Solving problems that arise during transition of care is one key to improving outcomes after discharge because many adverse health problems can occur if a patient is unable to follow directions from the provider or take the proper medication.
But transition of care is just one issue to be solved. Patients also need help in other areas such as:
Behavioral health integration—There’s more than a small chance that people who have a lot of chronic diseases are going to have depression or anxiety either brought with them to those diseases or created because of those diseases. Behavioral health integration can be a critical component to improving physical health.
Social needs—Some patients don’t have transportation. Some can’t afford the high-cost medicine they were just prescribed. Some are experiencing food insecurity issues. Some don’t have a safe place to walk after being told to exercise. Some don’t have access to a nearby grocery store that has adequate healthy foods. Social navigators are able to help with these needs.
Preventive needs—Patients often have a list of preventive instructions, and home outreach specialists are there to help with those. Pharmacists can help with the medication and determine if there is a way to lessen the number of prescriptions or find a cheaper version of an expensive medication.
Equity issues—If there is a higher mortality rate in certain racial, ethnic, or economic group, it is important to solve those outcome disparities. These efforts can be hard to maintain, however, when there is not a direct financial resource to fund them. However, identifying health equity issues and targeting groups with higher incidence of disease can in the end create revenue within an incentived contract and maintain the resource so that it becomes sustainable for others and can then be replicated to serve more people
Managing patient care on an individual level and getting patients the care they can afford is a big part of the equation in population health. But how providers get paid is another big part.

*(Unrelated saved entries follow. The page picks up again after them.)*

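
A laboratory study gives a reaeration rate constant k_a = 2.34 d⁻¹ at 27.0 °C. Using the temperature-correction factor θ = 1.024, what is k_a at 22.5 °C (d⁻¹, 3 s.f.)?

k_a(T₂) = k_a(T₁) · θ^(T₂−T₁) = 2.34 × 1.024^(22.5−27.0)
= 2.34 × 1.024^-4.50 = 2.34 × 0.8988 = 2.103 d⁻¹.

k_a ≈ 2.10 d⁻¹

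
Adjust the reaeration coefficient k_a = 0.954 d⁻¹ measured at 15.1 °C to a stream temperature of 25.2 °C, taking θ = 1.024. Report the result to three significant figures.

k_a(T₂) = k_a(T₁) · θ^(T₂−T₁) = 0.954 × 1.024^(25.2−15.1)
= 0.954 × 1.024^10.1 = 0.954 × 1.271 = 1.212 d⁻¹.

k_a ≈ 1.21 d⁻¹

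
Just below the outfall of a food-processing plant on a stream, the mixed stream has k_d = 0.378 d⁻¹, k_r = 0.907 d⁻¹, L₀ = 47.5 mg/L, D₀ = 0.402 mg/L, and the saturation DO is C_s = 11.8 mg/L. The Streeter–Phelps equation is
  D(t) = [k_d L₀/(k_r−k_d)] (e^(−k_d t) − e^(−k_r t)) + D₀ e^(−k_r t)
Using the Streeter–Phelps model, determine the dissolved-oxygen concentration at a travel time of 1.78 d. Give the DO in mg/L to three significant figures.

k_d L₀/(k_r−k_d) = 0.378×47.5/(0.907−0.378) = 17.96/0.5290 = 33.94 mg/L.
e^(−k_d t) = e^(−0.378×1.780) = 0.5103; e^(−k_r t) = e^(−0.907×1.780) = 0.1990.
D = 33.94 × (0.5103 − 0.1990) + 0.402 × 0.1990 = 10.56 + 0.08000 = 10.64 mg/L.
DO = C_s − D = 11.8 − 10.64 = 1.155 mg/L.

DO ≈ 1.16 mg/L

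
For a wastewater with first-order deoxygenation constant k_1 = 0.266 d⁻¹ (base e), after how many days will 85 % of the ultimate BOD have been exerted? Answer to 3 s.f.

y/L₀ = 1 − e^(−k_1 t) = 0.85 ⇒ e^(−k_1 t) = 0.150
t = −ln(0.150) / 0.266 = 1.897 / 0.266 = 7.132 d.

t ≈ 7.13 d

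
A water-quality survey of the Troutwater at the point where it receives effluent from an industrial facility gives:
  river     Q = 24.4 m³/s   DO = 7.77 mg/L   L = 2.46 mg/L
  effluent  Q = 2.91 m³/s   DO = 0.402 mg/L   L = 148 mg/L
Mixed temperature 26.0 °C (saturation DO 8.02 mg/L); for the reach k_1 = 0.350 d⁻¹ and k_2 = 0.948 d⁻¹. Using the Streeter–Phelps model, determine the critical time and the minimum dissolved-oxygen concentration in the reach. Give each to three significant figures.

t_c ≈ 1.49 d; minimum DO ≈ 4.09 mg/L

Mixed DO = (24.4×7.77 + 2.91×0.402)/(24.4+2.91) = 190.8/27.31 = 6.985 mg/L.
Mixed L₀ = (24.4×2.46 + 2.91×148)/(27.31) = 490.7/27.31 = 17.97 mg/L.
Initial deficit D₀ = C_s − DO₀ = 8.02 − 6.985 = 1.035 mg/L.
t_c = (1/0.5980) ln[(0.948/0.350)(1 − 1.035×0.5980/(0.350×17.97))] = 1.672 × ln(2.442) = 1.493 d.
D_c = (0.350/0.948) × 17.97 × e^(−0.350×1.493) = 0.3692 × 17.97 × 0.5930 = 3.934 mg/L.
Minimum DO = 8.02 − 3.934 = 4.086 mg/L.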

Contracting goals with the PHSO are different than fee for service because there is an incentive to create value for payers and employers by providing better care and doing a better job managing care for members and employees within the health plan. But those incentives and resources must first be negotiated in a contract, and great strides were made during 2022 in doing so.

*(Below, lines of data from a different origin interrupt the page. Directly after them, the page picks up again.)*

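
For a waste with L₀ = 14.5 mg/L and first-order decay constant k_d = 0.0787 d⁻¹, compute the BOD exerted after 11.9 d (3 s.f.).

y ≈ 8.82 mg/L

y_t = L₀(1 − e^(−k_d t)) = 14.5 × (1 − e^(−0.0787×11.9))
= 14.5 × (1 − 0.3920) = 14.5 × 0.6080 = 8.816 mg/L.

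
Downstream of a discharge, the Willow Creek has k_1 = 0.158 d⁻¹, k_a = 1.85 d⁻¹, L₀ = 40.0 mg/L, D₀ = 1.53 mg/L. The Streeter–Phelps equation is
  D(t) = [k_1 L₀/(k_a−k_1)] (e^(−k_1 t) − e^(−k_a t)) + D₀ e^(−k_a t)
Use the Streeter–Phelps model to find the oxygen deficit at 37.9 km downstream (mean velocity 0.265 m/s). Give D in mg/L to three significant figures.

D ≈ 2.77 mg/L

Travel time t = x/v = 37.9 km / (0.265 m/s) = 37900 m / 0.265 m/s = 143000 s = 1.655 d.
k_1 L₀/(k_a−k_1) = 0.158×40.0/(1.85−0.158) = 6.320/1.692 = 3.735 mg/L.
e^(−k_1 t) = e^(−0.158×1.655) = 0.7699; e^(−k_a t) = e^(−1.85×1.655) = 0.04678.
D = 3.735 × (0.7699 − 0.04678) + 1.53 × 0.04678 = 2.701 + 0.07157 = 2.772 mg/L.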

Every payer has different focuses, so Baptist Health’s PHSO tries to align the same efforts in each one and then work to create one message that goes out to physician clinics asking them to work on certain measures, Their incentives must be changed from volume to value— provide better outcomes and get rid of waste. Baptist Health is there to meet their needs while simplifying things for the physicians and providers.
The PHSO is looking toward new technology, new analytics, and automated outreach to patients to continue all these efforts in population health. But increasing physician engagement by having quarterly meetings and problem-solving performance issues such as readmissions are equally important. Analytics have proven to be important in helping physicians be engaged in opportunities for improvement.